Este articulo consígalo neto en nuestra próxima edición impresa de La Prensa de Ahora
Durante casi toda mi vida siempre estuve dudando de la existencia del diablo. Sin embargo, a raíz de lo que han desatado unos personajes políticos me he dado cuenta cuán equivocado estaba, pues el pacto Miguel Vargas-Leonel Fernández no es más que la expresión de que hay algo demoniaco gobernado este país y que expresa un momento de retroceso como consecuencia de la unión y de la acción combinada de las cúpulas de los grupos sociales que han dominado el país desde el ajusticiamiento de Trujillo.
Estos grupos se apropian del grueso de las nuevas riquezas que se producen todos los años con el trabajo de toda la Nación, y que piensan que ahora pueden dar un nuevo zarpazo a la mayoría del pueblo dominicano.
Leonel y Miguel son los representantes de esos sectores criminales, farsantes y asaltantes del Estado que pretenden cada día reducir los derechos de los ciudadanos y mantener los niveles de atraso y explotación en que han mantenido al pueblo en lo referente a la salud, la educación, la seguridad social, acceso al agua, inseguridad y la apropiación desigual de las nuevas riquezas producidas por el trabajo de todos/as los dominicanos/as.
Privatizar y depredar el medio ambiente, es un objetivo claro de esta alianza diabólica, y apropiarse de las playas, las costas, las fuentes de agua, los minerales del subsuelo y de las grandes riquezas de la biodiversidad, patrimonios éstos de los/as dominicanos/as.
Otro objetivo, ligado a los demás, es mantener los niveles de corrupción y garantizar la impunidad de todos los funcionarios y sectores sociales que han uso de ella, pues al crear nuevos millonarios sólo usarán sus riquezas para mantener a Leonel y Miguel en el poder, comprando periodistas, las masas ignorantes, con un sistema educativo deficiente para que nunca produzca un despertar ni la liberación real del ser humano.
Por el momento, esta gran ofensiva ha tomado la forma de imponer una nueva Constitución peledeísta, aprobada de forma precipitada y vergonzante, que contiene todas las agresiones y retrocesos que hemos hecho alusión, siendo esta ofensiva el primer paso hacia la profundización de la entrega del país al gran capital nacional e internacional y profundizar la explotación sobre distintos sectores del pueblo dominicano.
Concluimos que si no tenemos industrias y agricultura nuestras, ni turismo, ni riquezas mineras, ni playas nuestras, todo esto garantizado por la Constitución, no nos quedará otro camino que vivir mendigando limosnas internacionales; y sabemos que mientras tengamos un Gobierno, un Congreso, una justicia, Policía, y Fuerzas Armadas corruptas e impunes, donde se fomente el robo desde el poder, tendremos inevitablemente un narcotráfico y una delincuencia organizada, que terminará por tragarse el país y convertirlo en un narco-Estado.
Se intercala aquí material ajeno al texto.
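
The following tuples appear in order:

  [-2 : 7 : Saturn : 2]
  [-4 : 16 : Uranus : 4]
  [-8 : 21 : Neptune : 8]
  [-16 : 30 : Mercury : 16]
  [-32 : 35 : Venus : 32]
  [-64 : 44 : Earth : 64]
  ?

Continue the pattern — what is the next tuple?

[-128 : 49 : Mars : 128]

First entry — ×2 each step: -2, -4, -8, -16, -32, -64 → -128.
For the second entry, alternating steps +9, +5, +9, +5, …: 7, 16, 21, 30, 35, 44 → 49.
Planet — runs through the planets Mercury→Neptune: Saturn, Uranus, Neptune, Mercury, Venus, Earth → Mars.
Fourth entry: 2, 4, 8, 16, 32, 64 → 128 (×2 each step).
Putting it together: [-128 : 49 : Mars : 128].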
Porque los responsables del desastre en que vive el país están aquí abajo, pero si creemos lo contrario, si creemos que están en el cielo, se seguirán burlando de nosotros porque los diablos están; son miles que ha multiplicado la corrupción y la impunidad y ya andan y yipetas y tienen todos los privilegios…
Sí, estoy ya convencido: el diablo no gobierna desde arriba; se sienta cada cuatro años en la silla.